Vertragstheorie und Jean Bodin
Die Vertragstheorie wurde im frühen siebzehnten Jahrhundert von Naturrechtsphilosophen entwickelt, die sich gegen die absolutistische Theorie wandten, wie sie zuvor von Jean Bodin im sechzehnten Jahrhundert vertreten worden war. Bodin vertrat die Auffassung, dass die absolute Monarchie zur Aufrechterhaltung eines wohlgeordneten Staates notwendig sei. Sein Denken ist manchmal schwer einzuordnen, zwischen mittelalterlichen und modernen Vorstellungen, zwischen den alten peripatetischen Traditionen und einem frühen Absolutismus. Seine Definition der Souveränität beschreibt die höchste Ordnung über Bürger und Untertanen, unbegrenzt durch das Gesetz. Daraus folgte, dass der König über dem Gesetz stehe und niemand das Recht habe, gegen den Fürsten aufzubegehren.
Kapitalismus
Kapitalismus: Wirtschaftssystem, in dem Privatpersonen und Unternehmen die Durchführung der Produktion und den Austausch von Waren und Dienstleistungen über Transaktionen, Preise und Märkte organisieren. Obwohl der Kapitalismus seine Ursprünge in der Antike hat, ist seine Entwicklung ein europäisches Phänomen. Von Europa, insbesondere aus Großbritannien, breitete sich das System aus und etablierte ein neues sozioökonomisches System, dem das kommunistische System als Gegenteil gegenüberstand. Als Begründer der klassischen Wirtschaftstheorie gilt oft Adam Smith, der als einer der ersten Prinzipien beschrieb, die den grundlegenden ökonomischen Kapitalismus definieren. Soziale Interessen lagen in der Steigerung der Produktion von Gütern, die die Menschen nachfragten.
- Wesensmerkmale des Kapitalismus: Privateigentum, Marktmechanismen, Preismechanismus, Arbeitsteilung.
- Historische Entwicklung: Ursprung in der Antike, Expansion in Europa, Industrialisierung in Großbritannien.
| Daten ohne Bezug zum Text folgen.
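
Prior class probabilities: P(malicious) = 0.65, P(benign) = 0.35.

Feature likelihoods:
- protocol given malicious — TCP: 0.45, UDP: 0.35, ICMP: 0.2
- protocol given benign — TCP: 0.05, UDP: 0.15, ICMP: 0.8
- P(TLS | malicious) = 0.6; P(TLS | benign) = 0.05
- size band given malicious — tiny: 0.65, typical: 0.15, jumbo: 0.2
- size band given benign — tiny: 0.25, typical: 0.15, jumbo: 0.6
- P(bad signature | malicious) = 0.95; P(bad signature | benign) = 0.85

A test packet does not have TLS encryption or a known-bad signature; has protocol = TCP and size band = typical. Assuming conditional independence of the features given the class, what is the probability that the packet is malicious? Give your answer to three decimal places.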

Quellen und weiterführende Texte: Unternehmen, Plan, Produktion, Waren, Märkte, Entwicklung, Europa, historischer Kontext, Großbritannien, System, Kommunismus, Adam Smith, Prinzipien.
Merkantilismus
Merkantilismus: Vom fünfzehnten bis zum achtzehnten Jahrhundert, als moderne Nationalstaaten entstanden, zeigte der Kapitalismus eine starke kommerzielle Seite, die als Merkantilismus bekannt wurde. Dieser neue Kapitalismus erreichte seinen Höhepunkt in England und Frankreich. Das merkantilistische System basierte auf Privateigentum und der Nutzung von Märkten als Organisationsform wirtschaftlicher Tätigkeit. Im Gegensatz zum Kapitalismus nach Adam Smith war das Endziel des Merkantilismus die Maximierung der Ressourcen im Interesse des souveränen Staates, nicht vorrangig der Eigentümer der Wirtschaft. Ziel war die Stärkung der Struktur des entstehenden Nationalstaates. Zu diesem Zweck übte die Regierung Kontrolle über Produktion, Handel und Konsum aus. Das wichtigste Merkmal des Merkantilismus war die Sorge um den nationalen Vermögensaufbau, materialisiert in Reserven von Gold und Silber. Dies bedeutete, die Förderung von Exporten gegenüber den Importen zu begünstigen, um internationale Zahlungen in Silber oder Gold zu sichern. Merkantilistische Staaten versuchten, die Löhne niedrig zu halten, Importe zu entmutigen, Exporte zu fördern und den Zustrom von Gold und Silber zu erhöhen.
- Merkmal: Staatliche Kontrolle, Handelsüberschuss, Horten von Edelmetallen.
- Ziel: Stärkung des Nationalstaates durch wirtschaftliche Maßnahmen.